Please could anybody Help me and find the answer to Q13 (a) and (b) and show their workings or how they got their answer?
2006-12-08 09:44:07 · 3 answers · asked by terminator_3000 1 in Science & Mathematics ➔ Mathematics
a)
vector PR = vector PS + vector SR = vector PS + vector PQ = m+n
vector QS = vector QP + vector PS = vector PS - vector PQ = n-m
b)
vector PA = vector PS + vector SA
vector PA = vector PQ + vector QA
=> 2 vector PA = vector PQ + vector QA + vector PS + vector SA
= m + n + vector QA - vector QA ( vector QA = - vector SA )
= m + n
=> vector PA = (m+n)/2
or vector PA = 1/2 vector PR (A is the central point of PR)
=> vector PA = (m+n)/2
2006-12-08 10:29:53 · answer #1 · answered by James Chan 4 · 1⤊ 1⤋
This is a "oops!" question, the teacher has left out something imporant, like one of the angles of the rhombus. Without that additional information, there is no unique answer. PA is 12 of PR. If you knew the angle PSR, for example, then you could use the law of cosines to find PR, as in the equation below:
PR^2 = PS^2 + SR^2 - 2 PS SR Cos (PSR)
while
QS^2 = PS^2 + SR^2 - 2 PS SR Cos (90 - PSR)

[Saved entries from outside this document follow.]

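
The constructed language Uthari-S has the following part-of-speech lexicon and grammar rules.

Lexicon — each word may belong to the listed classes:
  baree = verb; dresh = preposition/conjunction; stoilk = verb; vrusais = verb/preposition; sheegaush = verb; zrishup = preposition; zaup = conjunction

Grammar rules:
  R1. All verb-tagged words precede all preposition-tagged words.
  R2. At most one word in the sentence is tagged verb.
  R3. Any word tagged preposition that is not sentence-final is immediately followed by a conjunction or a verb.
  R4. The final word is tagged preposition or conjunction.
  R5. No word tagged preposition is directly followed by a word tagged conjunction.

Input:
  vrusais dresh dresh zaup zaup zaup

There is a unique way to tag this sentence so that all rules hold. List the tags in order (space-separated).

verb conjunction conjunction conjunction conjunction conjunction

Candidates per position — 1:vrusais {verb,preposition}; 2:dresh {preposition,conjunction}; 3:dresh {preposition,conjunction}; 4:zaup {conjunction}; 5:zaup {conjunction}; 6:zaup {conjunction}.
Position 1: tagging it preposition would leave rule 5 unsatisfiable, so it must be verb.
Position 2: tagging it preposition would leave rule 5 unsatisfiable, so it must be conjunction.
Position 3: tagging it preposition would leave rule 5 unsatisfiable, so it must be conjunction.
The unique satisfying tagging is: verb conjunction conjunction conjunction conjunction conjunction.
Check: rule 1 ✓; rule 2 ✓; rule 3 ✓; rule 4 ✓; rule 5 ✓.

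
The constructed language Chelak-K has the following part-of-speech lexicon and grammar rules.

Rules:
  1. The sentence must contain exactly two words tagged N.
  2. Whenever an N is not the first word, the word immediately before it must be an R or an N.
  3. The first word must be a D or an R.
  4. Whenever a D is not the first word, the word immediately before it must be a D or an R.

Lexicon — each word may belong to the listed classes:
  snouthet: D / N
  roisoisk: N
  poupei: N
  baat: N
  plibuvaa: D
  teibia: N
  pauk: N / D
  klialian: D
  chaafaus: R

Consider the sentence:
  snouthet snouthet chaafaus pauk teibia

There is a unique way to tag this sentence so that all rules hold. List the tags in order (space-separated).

Candidates per position — 1:snouthet {D,N}; 2:snouthet {D,N}; 3:chaafaus {R}; 4:pauk {N,D}; 5:teibia {N}.
If word 1 were N, no tagging could satisfy rule 3; so word 1 is D.
If word 2 were N, no tagging could satisfy rule 2; so word 2 is D.
If word 4 were D, no tagging could satisfy rule 1; so word 4 is N.
The only consistent sequence is: D D R N N.
Checking: rule 1 satisfied; rule 2 satisfied; rule 3 satisfied; rule 4 satisfied.

D D R N N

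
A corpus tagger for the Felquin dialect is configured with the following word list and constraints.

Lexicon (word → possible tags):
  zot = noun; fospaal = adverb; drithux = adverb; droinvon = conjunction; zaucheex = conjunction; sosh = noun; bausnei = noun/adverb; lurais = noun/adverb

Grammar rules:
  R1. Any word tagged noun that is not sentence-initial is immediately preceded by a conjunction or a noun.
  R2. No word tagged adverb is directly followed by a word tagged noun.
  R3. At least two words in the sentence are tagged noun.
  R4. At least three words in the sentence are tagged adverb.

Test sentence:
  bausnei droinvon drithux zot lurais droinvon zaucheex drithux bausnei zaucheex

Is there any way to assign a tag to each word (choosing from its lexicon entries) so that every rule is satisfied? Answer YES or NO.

Candidates per position — 1:bausnei {noun,adverb}; 2:droinvon {conjunction}; 3:drithux {adverb}; 4:zot {noun}; 5:lurais {noun,adverb}; 6:droinvon {conjunction}; 7:zaucheex {conjunction}; 8:drithux {adverb}; 9:bausnei {noun,adverb}; 10:zaucheex {conjunction}.
Rule 1 cannot be satisfied by any choice of tags from the lexicon.
So there is no consistent tagging.

NO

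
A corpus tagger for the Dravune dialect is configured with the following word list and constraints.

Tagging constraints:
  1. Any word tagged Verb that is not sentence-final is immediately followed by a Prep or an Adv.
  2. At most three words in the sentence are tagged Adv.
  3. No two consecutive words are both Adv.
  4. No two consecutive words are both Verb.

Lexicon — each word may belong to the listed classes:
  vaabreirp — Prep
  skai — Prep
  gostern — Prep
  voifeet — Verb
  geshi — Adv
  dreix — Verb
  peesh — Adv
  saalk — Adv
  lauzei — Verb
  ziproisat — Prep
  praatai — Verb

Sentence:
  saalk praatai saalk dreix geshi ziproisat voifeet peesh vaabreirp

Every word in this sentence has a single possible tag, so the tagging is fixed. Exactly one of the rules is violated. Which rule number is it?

Fixed tagging: Adv Verb Adv Verb Adv Prep Verb Adv Prep.
Checking each rule: R1 holds, R2 violated, R3 holds, R4 holds.
Only rule 2 fails.

2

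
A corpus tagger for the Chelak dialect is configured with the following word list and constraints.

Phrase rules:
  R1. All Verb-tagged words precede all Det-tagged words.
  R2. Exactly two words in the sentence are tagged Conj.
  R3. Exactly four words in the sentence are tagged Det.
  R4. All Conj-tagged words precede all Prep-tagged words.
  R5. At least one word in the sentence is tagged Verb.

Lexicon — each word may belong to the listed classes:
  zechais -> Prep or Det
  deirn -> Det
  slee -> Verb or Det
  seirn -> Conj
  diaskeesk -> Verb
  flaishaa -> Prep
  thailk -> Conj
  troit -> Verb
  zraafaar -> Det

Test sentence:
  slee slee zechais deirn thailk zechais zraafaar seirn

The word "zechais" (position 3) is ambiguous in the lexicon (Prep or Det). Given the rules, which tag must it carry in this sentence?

Candidates per position — 1:slee {Verb,Det}; 2:slee {Verb,Det}; 3:zechais {Prep,Det}; 4:deirn {Det}; 5:thailk {Conj}; 6:zechais {Prep,Det}; 7:zraafaar {Det}; 8:seirn {Conj}.
Position 3: tagging it Prep would leave rule 4 unsatisfiable, so it must be Det.
Position 6: tagging it Prep would leave rule 4 unsatisfiable, so it must be Det.
Position 1: tagging it Det would leave rule 3 unsatisfiable, so it must be Verb.
Position 2: tagging it Det would leave rule 3 unsatisfiable, so it must be Verb.
That leaves exactly one tagging: Verb Verb Det Det Conj Det Det Conj.
Checking: rule 1 satisfied; rule 2 satisfied; rule 3 satisfied; rule 4 satisfied; rule 5 satisfied.

Det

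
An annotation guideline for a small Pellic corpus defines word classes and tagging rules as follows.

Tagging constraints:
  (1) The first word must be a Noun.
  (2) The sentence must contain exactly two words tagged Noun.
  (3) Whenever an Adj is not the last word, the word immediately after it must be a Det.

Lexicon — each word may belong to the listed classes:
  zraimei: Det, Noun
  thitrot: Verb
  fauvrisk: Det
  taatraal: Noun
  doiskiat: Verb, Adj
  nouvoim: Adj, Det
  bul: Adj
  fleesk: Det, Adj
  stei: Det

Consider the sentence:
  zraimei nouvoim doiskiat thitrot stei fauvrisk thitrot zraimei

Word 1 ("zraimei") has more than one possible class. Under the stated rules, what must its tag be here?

Candidates per position — 1:zraimei {Det,Noun}; 2:nouvoim {Adj,Det}; 3:doiskiat {Verb,Adj}; 4:thitrot {Verb}; 5:stei {Det}; 6:fauvrisk {Det}; 7:thitrot {Verb}; 8:zraimei {Det,Noun}.
Position 1: Det is ruled out by rule 1; that leaves Noun.
Position 2: Adj is ruled out by rule 3; that leaves Det.
Position 3: Adj is ruled out by rule 3; that leaves Verb.
Position 8: Det is ruled out by rule 2; that leaves Noun.
That leaves exactly one tagging: Noun Det Verb Verb Det Det Verb Noun.
Verifying each rule — rule 1 ✓; rule 2 ✓; rule 3 ✓.

Noun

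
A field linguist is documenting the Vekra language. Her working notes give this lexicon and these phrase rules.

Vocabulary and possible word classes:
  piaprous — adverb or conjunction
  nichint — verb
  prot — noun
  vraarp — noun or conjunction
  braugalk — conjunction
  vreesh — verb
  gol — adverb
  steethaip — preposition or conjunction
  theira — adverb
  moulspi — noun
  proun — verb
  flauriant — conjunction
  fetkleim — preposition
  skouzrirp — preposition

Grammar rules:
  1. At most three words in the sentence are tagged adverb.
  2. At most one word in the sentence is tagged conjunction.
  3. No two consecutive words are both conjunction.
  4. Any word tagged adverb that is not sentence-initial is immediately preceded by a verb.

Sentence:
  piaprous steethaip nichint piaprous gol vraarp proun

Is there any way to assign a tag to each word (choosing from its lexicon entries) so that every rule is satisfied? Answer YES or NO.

NO

Candidates per position — 1:piaprous {adverb,conjunction}; 2:steethaip {preposition,conjunction}; 3:nichint {verb}; 4:piaprous {adverb,conjunction}; 5:gol {adverb}; 6:vraarp {noun,conjunction}; 7:proun {verb}.
Rule 4 cannot be satisfied by any choice of tags from the lexicon.
So there is no consistent tagging.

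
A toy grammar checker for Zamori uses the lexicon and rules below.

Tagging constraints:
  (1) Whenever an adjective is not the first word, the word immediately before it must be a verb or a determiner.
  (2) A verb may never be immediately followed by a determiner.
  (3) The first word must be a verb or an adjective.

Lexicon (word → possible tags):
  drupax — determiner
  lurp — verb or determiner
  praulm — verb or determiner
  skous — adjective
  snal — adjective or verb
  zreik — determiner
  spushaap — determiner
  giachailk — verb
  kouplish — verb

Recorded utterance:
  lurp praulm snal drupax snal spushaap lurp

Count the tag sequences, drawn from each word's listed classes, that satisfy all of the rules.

2

Candidates per position — 1:lurp {verb,determiner}; 2:praulm {verb,determiner}; 3:snal {adjective,verb}; 4:drupax {determiner}; 5:snal {adjective,verb}; 6:spushaap {determiner}; 7:lurp {verb,determiner}.
There are 32 candidate sequences in total.
The sequences that satisfy every rule: verb verb adjective determiner adjective determiner verb; verb verb adjective determiner adjective determiner determiner.
Count = 2.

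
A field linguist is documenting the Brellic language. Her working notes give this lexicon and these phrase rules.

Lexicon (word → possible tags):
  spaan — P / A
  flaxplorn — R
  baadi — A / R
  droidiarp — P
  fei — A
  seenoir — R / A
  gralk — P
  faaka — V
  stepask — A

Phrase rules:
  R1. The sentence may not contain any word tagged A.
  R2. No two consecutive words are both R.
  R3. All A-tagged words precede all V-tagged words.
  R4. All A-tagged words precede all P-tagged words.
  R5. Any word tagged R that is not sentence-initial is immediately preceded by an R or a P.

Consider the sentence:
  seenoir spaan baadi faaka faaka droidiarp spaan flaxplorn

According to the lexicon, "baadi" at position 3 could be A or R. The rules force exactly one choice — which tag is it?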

Addendum: With regard to the other answers given (vector geometric answers), there is nothing in the test indicating vectors as part of the curriculum. Vectors, furthermore, are conventionally designated with bold font letters. As a vector "problem", it's a downright no-brainer.
2006-12-08 09:54:09 · answer #2 · answered by Scythian1950 7 · 0⤊ 1⤋
Man, I don't see the complication. Think about vector addition
PR = m+n
QS = n-m
2006-12-08 10:50:42 · answer #3 · answered by modulo_function 7 · 1⤊ 1⤋